00:00 Saturday 30 April 2011  Written by Noel Horgan

Pleased to win another national title

IN TERMS of what the summer has in store for both teams, Conor Counihan wasn't prepared to attach too much significance to the way things unfolded at Croke Park last Sunday.

The Rebel boss had just seen his weakened side produce a remarkable comeback to pip Dublin at the post and retain the NFL Division 1 crown. Yet, he was quick to hone in on the more negative aspects of Cork's display, stating it was a source of serious concern that Dublin had been allowed to build up an intimidating eight-point lead early in the second half.

'It's an issue that needs to be addressed, because, more than likely, we won't get away with it if it happens again,' he warned.

'We are obviously pleased to win another national title, but we didn't perform as well as we would have liked, and Dublin certainly had us on the rack at one stage. It can be difficult at times to hold on to a big lead, because fellas are looking at the finish line and focus is lost for a while.

'As well as that, we probably have a level of experience built up in the squad that can exploit that type of situation, and we are delighted with the way things worked out in the end today. To pull back such a big lead is great for morale, and it's also a major plus that we brought on a few new guys, and they were able to do a job for us.'

While making it clear he was happy with the result, however, Counihan dismissed the suggestion that it was a potentially crippling blow to Dublin's All-Ireland aspirations.

'We have been down that road before in terms of demoralising defeats, and we know it can either make or break you. It didn't break us, and Pat Gilroy has done a tremendous amount of work since he came into the Dublin job, so I wouldn't be suggesting for one minute that it will break them,' claimed Counihan.

Cork selector Terry O'Neill described it as a very satisfying victory, all the more since the fates appeared to be conspiring against the Rebels, and they had a lot of difficulties to overcome.

'We were minus three or four players going into the game, then we lost three players to injury before half-time, and in any football match when you'd go eight points down you'd be saying it was all over. But these boys have pulled back leads of that nature before in recent years, so there was always going to be a fair bite in them, and, fairness, they put in a massive effort to pull the game out of the fire.

'We had a huge mountain to climb, but we kept working hard, and once we got a few scores to get within three points of them, we knew the game was back in the melting-pot.'

O'Neill said that, with a number of last year's All-Ireland winning side ruled out, it gave other players a chance to step up to the mark, adding that the way the relative newcomers performed was one of the most encouraging aspects of the victory.

'There would have been an awful lot of people criticizing the likes of Jamie O'Sullivan who ended up winning the man-of-the-match award, and he had the bottle to go up and kick a point from corner back in the first half. Our big thing now is to finalise the championship panel, and Alan Quirke is nearly ready to go again.

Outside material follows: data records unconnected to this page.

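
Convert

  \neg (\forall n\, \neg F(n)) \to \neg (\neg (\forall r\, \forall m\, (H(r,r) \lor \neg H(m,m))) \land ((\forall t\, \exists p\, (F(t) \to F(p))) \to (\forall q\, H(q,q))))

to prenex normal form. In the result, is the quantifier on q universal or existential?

First replace A → B with ¬A ∨ B.
  \neg \neg (\forall n\, \neg F(n)) \lor \neg (\neg (\forall r\, \forall m\, (H(r,r) \lor \neg H(m,m))) \land (\neg (\forall t\, \exists p\, (\neg F(t) \lor F(p))) \lor (\forall q\, H(q,q))))
Move each ¬ inward, flipping quantifiers it crosses:
  (\forall n\, \neg F(n)) \lor (\forall r\, \forall m\, (H(r,r) \lor \neg H(m,m))) \lor (\forall t\, \exists p\, (\neg F(t) \lor F(p))) \land (\exists q\, \neg H(q,q))
All bound variables are already distinct, so no renaming is needed.
Finally move all quantifiers to the prefix:
  \forall n\, \forall r\, \forall m\, \forall t\, \exists p\, \exists q\, (\neg F(n) \lor H(r,r) \lor \neg H(m,m) \lor (\neg F(t) \lor F(p)) \land \neg H(q,q))
The quantifier \forall q sits under an odd number of negations (counting the antecedent side of each →), so it flips to \exists q.

existential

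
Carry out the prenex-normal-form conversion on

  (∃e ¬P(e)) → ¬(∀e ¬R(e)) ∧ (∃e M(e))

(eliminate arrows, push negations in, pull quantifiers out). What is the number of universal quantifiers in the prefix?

1

Rewrite implications/biconditionals: A → B as ¬A ∨ B.
  ¬(∃e ¬P(e)) ∨ ¬(∀e ¬R(e)) ∧ (∃e M(e))
Drive negations inward (¬∀x A ≡ ∃x ¬A, ¬∃x A ≡ ∀x ¬A, De Morgan for ∧/∨):
  (∀e P(e)) ∨ (∃e R(e)) ∧ (∃e M(e))
Standardize variables apart so no two quantifiers bind the same name: e↦y, e↦x1.
  (∀e P(e)) ∨ (∃y R(y)) ∧ (∃x1 M(x1))
Pull the quantifiers to the front (each side's bound variable is not free in the other side):
  ∀e ∃y ∃x1 (P(e) ∨ R(y) ∧ M(x1))
The prefix is ∀e ∃y ∃x1: 1 universal, 2 existential.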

'We are hopeful that Graham Canty will be at full throttle inside the next two weeks, though he might not come into the equation for the first round of the championship which is only four weeks away.

Anthony Lynch is trying very hard to come back, but it's a big step up, and we must be mindful of the fact that he hasn't played at this level since the All-Ireland final in 2009. It's important that every player on the panel must be capable of doing a job when called upon, and that's the faith we had in the players who were used today.'

Jamie O'Sullivan, who lined out in last year's league final and who remained on the starting fifteen until demoted prior to last year's All-Ireland semi-final clash with Dublin, did his prospects of reclaiming a place on the championship side no harm at all with a sterling display at corner back. But the Bishopstown clubman, whose opportunity arose as a result of Eoin Cadogan's unavailability due to suspension, says he is fully aware that competition for places is very keen.

'I'm just looking to make the panel for the first championship match, and if I can get into the team, I'll be happy out.

'It was nice to retain the league title, and Dublin were always going to bring a savage intensity, but we knew if we stuck to our game-plan the cracks might start to appear as they tired. It was probably more satisfying than last year, because we went into the game kinda quietly, and all the talk was about the Dubs. The game was much closer to championship intensity than the final against Mayo 12 months ago, so it will be a lot more beneficial going forward,' he remarked.